Este diario recogió el testimonio de la agrupación Sonex, integrada por cuatro músicos originarios de Xalapa, Veracruz, con una propuesta de fusiones del tradicional son jarocho con géneros como el jazz, rock moderno, ritmos africanos y flamenco, y que este 26 de junio lanza, con todo y emergencia sanitaria, su tercer álbum: “Bailando”. También recabó el caso de Pitayo Music, un sello discográfico independiente especializado en la escena de jazz de la Ciudad de México, fundado en 2017 e impulsor de más de 30 producciones de larga duración, así como de una iniciativa de conciertos en línea para ayudar económicamente a músicos de la escena en precariedad.

Jerónimo González García, jaranero y bajista de Sonex, comparte que la agrupación, ya con 16 años de existencia, llegó a la pandemia totalmente adaptada a la promoción digital.

“Ha cambiado el consumo de la música, pero no por ello se ha debilitado o ha perdido valor; al contrario, nos lleva a sitios donde la gente nunca nos podría escuchar de otra manera. Nos oyen en países que jamás hemos visitado. En estos días hemos finalizado la mezcla, que se llevó a cabo en San Francisco, y el máster lo hizo John Greenham, el ingeniero de audio ganador del Grammy por el disco de Billie Eilish. Que llegáramos a él se debe a las plataformas”, relata.

Por su parte, Juan Pablo Aispuro, contrabajista, compositor y fundador de Pitayo Music, opina que si bien la experiencia física del jazz es fundamental, el disfrute sonoro es una esencia de la música de la que todavía es posible disfrutar a través de los conciertos que este proyecto colectivo ha impulsado durante la pandemia.

“A los conciertos online deberíamos concebirlos como otro ente, distinto a un concierto presencial. Hemos tenido un buen incremento en la venta de boletos. En los últimos dos estuvimos arriba de los 100 boletos vendidos. Para un venue de la Ciudad de México esto es más de la gente que le cabe. Nos estamos dando cuenta que hay mucha gente que quizás no permanece observando las presentaciones, pero las escucha. También nos dimos cuenta que estamos llegando a un público de mayores de 60 años que tampoco salía a consumir el jazz en los bares y los lugares de moda, porque sienten que no pertenecen”, comparte Aispuro.

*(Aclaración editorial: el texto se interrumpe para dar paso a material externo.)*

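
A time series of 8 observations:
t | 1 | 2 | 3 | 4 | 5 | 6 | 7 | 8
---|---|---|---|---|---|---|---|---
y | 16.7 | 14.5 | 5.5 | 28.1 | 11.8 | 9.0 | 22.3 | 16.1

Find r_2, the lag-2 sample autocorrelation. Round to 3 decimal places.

Mean ȳ = (16.7 + 14.5 + 5.5 + 28.1 + 11.8 + 9.0 + 22.3 + 16.1)/8 = 15.5000
Numerator Σ_{t=1}^{6}(y_t−ȳ)(y_{t+2}−ȳ) = -98.5600
Denominator Σ(y_t−ȳ)² = 363.7400
r_2 = -98.5600 / 363.7400 = -0.271

-0.271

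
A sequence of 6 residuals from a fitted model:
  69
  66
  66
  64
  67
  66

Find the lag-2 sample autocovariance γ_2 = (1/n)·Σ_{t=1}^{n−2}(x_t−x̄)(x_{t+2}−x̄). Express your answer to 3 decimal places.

Mean x̄ = (69 + 66 + 66 + 64 + 67 + 66)/6 = 66.3333
Deviations: 2.6667, -0.3333, -0.3333, -2.3333, 0.6667, -0.3333
Σ_{t=1}^{4}(x_t−x̄)(x_{t+2}−x̄) = 0.4444
γ_2 = 0.4444 / 6 = 0.074

0.074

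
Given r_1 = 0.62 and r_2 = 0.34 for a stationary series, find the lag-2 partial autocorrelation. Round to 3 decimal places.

φ_{22} = (r_2 − r_1²) / (1 − r_1²)
r_1² = (0.62)² = 0.3844
Numerator = 0.34 − 0.3844 = -0.0444; denominator = 1 − 0.3844 = 0.6156
φ_{22} = -0.0444 / 0.6156 = -0.072

-0.072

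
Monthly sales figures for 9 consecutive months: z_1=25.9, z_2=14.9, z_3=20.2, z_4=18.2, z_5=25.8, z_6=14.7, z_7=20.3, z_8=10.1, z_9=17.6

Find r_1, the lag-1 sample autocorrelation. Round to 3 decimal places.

-0.361

Mean z̄ = (25.9 + 14.9 + 20.2 + 18.2 + 25.8 + 14.7 + 20.3 + 10.1 + 17.6)/9 = 18.6333
Numerator Σ_{t=1}^{8}(z_t−z̄)(z_{t+1}−z̄) = -76.9111
Denominator Σ(z_t−z̄)² = 212.8800
r_1 = -76.9111 / 212.8800 = -0.361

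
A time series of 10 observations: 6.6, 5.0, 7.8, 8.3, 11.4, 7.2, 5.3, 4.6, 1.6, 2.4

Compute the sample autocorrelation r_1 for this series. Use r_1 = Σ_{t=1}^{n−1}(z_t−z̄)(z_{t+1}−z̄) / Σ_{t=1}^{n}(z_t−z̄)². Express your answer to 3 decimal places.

Mean z̄ = (6.6 + 5.0 + 7.8 + 8.3 + 11.4 + 7.2 + 5.3 + 4.6 + 1.6 + 2.4)/10 = 6.0200
Numerator Σ_{t=1}^{9}(z_t−z̄)(z_{t+1}−z̄) = 42.7156
Denominator Σ(z_t−z̄)² = 75.2560
r_1 = 42.7156 / 75.2560 = 0.568

0.568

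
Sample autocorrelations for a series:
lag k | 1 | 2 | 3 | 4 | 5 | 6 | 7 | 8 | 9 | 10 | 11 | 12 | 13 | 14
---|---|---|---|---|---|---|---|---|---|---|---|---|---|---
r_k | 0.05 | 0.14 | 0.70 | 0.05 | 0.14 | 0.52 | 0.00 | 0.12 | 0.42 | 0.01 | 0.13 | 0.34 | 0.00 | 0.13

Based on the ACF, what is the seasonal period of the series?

3

The largest autocorrelation is r_3 = 0.70, with weaker echoes at lags 6 (0.52), 9 (0.42) and 12 (0.34); the remaining lags stay at or below 0.14.
The dominant spike at lag 3 indicates a seasonal period of 3.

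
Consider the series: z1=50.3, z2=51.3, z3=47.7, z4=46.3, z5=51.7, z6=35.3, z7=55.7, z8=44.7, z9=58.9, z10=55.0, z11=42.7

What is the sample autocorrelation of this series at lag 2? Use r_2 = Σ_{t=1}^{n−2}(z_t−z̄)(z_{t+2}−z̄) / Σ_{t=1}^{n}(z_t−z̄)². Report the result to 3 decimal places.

0.181

Mean z̄ = (50.3 + 51.3 + 47.7 + 46.3 + 51.7 + 35.3 + 55.7 + 44.7 + 58.9 + 55.0 + 42.7)/11 = 49.0545
Numerator Σ_{t=1}^{9}(z_t−z̄)(z_{t+2}−z̄) = 80.8813
Denominator Σ(z_t−z̄)² = 447.9873
r_2 = 80.8813 / 447.9873 = 0.181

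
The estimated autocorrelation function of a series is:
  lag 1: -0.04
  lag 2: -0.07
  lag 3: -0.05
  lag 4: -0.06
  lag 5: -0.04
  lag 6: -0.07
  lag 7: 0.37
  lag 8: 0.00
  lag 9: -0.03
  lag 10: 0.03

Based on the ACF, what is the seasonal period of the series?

7

The largest autocorrelation is r_7 = 0.37; the remaining lags stay at or below 0.03.
The dominant spike at lag 7 indicates a seasonal period of 7.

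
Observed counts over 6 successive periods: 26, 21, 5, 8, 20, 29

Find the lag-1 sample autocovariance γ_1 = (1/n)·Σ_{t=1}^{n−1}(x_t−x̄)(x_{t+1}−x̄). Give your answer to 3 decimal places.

19.995

Mean x̄ = (26 + 21 + 5 + 8 + 20 + 29)/6 = 18.1667
Σ_{t=1}^{5}(x_t−x̄)(x_{t+1}−x̄) = 119.9722
γ_1 = 119.9722 / 6 = 19.995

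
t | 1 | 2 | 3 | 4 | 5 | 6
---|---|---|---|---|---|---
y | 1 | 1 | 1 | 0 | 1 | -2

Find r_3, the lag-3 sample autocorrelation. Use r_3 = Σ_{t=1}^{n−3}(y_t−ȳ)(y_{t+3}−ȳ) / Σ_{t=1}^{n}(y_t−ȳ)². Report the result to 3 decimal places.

-0.182

Mean ȳ = (1 + 1 + 1 + 0 + 1 − 2)/6 = 0.3333
Deviations from mean: 0.6667, 0.6667, 0.6667, -0.3333, 0.6667, -2.3333
Σ(y_t−ȳ)(y_{t+3}−ȳ) = (-0.2222) + (0.4444) + (-1.5556) = -1.3333
Denominator Σ(y_t−ȳ)² = 7.3333
r_3 = -1.3333 / 7.3333 = -0.182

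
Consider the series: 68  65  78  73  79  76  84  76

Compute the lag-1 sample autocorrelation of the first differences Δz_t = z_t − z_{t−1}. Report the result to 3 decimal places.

First differences Δz: -3, 13, -5, 6, -3, 8, -8
Mean of differences = 1.1429
Numerator Σ(Δz_t−Δz̄)(Δz_{t+1}−Δz̄) = -263.0204
Denominator Σ(Δz_t−Δz̄)² = 366.8571
r_1(Δz) = -263.0204 / 366.8571 = -0.717

-0.717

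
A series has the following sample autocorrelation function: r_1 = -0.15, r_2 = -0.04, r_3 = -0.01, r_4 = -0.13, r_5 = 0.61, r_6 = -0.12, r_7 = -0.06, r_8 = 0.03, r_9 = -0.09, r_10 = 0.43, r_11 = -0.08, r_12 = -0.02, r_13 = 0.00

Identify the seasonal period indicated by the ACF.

5

The largest autocorrelation is r_5 = 0.61, with a weaker echo at lag 10 (0.43); the remaining lags stay at or below 0.03.
The dominant spike at lag 5 indicates a seasonal period of 5.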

Sonex lanzará el disco “Bailando” este viernes en todas las plataformas y ya planea un concierto en vivo vía streaming que permanecerá grabado para posterior disfrute del público.

“Nos atrevimos a lanzar el disco porque ya llevábamos muchos meses trabajándolo y pensamos que esta situación nos podía convenir en el sentido de más gente tuviera el tiempo de escucharlo desde su casa. Ya estaba pactado, así decidimos continuar con el plan. Va a ser un año de mucha música con Sonex, queremos compartirla con todos a pesar de esta situación extraordinaria”, añade Jerónimo González.

Para ayudar en los gastos de emergencias de una comunidad de más de 20 músicos de jazz, Pitayo Music lanzó el proyecto Pitayo Cares, con presentaciones periódicas a través del sitio web http://www.pitayomusic.com/conciertos-online, con costos distintos, cuyo 50% de los ingresos se destina al fondo para el gremio y el resto se emplea para garantizar la operatividad y requerimientos técnicos.

“La contingencia ya lleva mucho tiempo y habemos muchos músicos que ya vemos los problemas cerca de la puerta. Hay gente que tocaba cinco veces a la semana o con grandes y le iba bien, pero no daban clases en la universidad o particulares. Entonces, cuando esto cayó, los tomó desprevenidos. Hubo otros que tenían alumnos y pudieron continuar en línea, pero, con el paso del tiempo, esos alumnos se están quedando sin dinero y cancelan las clases. Justo ahora es complicado, pero creo que, a lo mejor al jazz no le va a ir tan mal porque si abren lugares para 20 personas, esa es la cantidad que normalmente convoca este género. Vamos a encontrar formas rápidas y creativas de presentarnos, pero, mientras eso no suceda, la gente que consume música debe de entender que comprarla no es un lujo, es pagar por lo que vale, para apoyar al artista por lo que está haciendo. Estamos muy mal acostumbrados con el streaming”, concluye Aispuro.

La música no para de sonar. Ha sido esencial a manera de paliativo de este momento sin precedentes de la humanidad.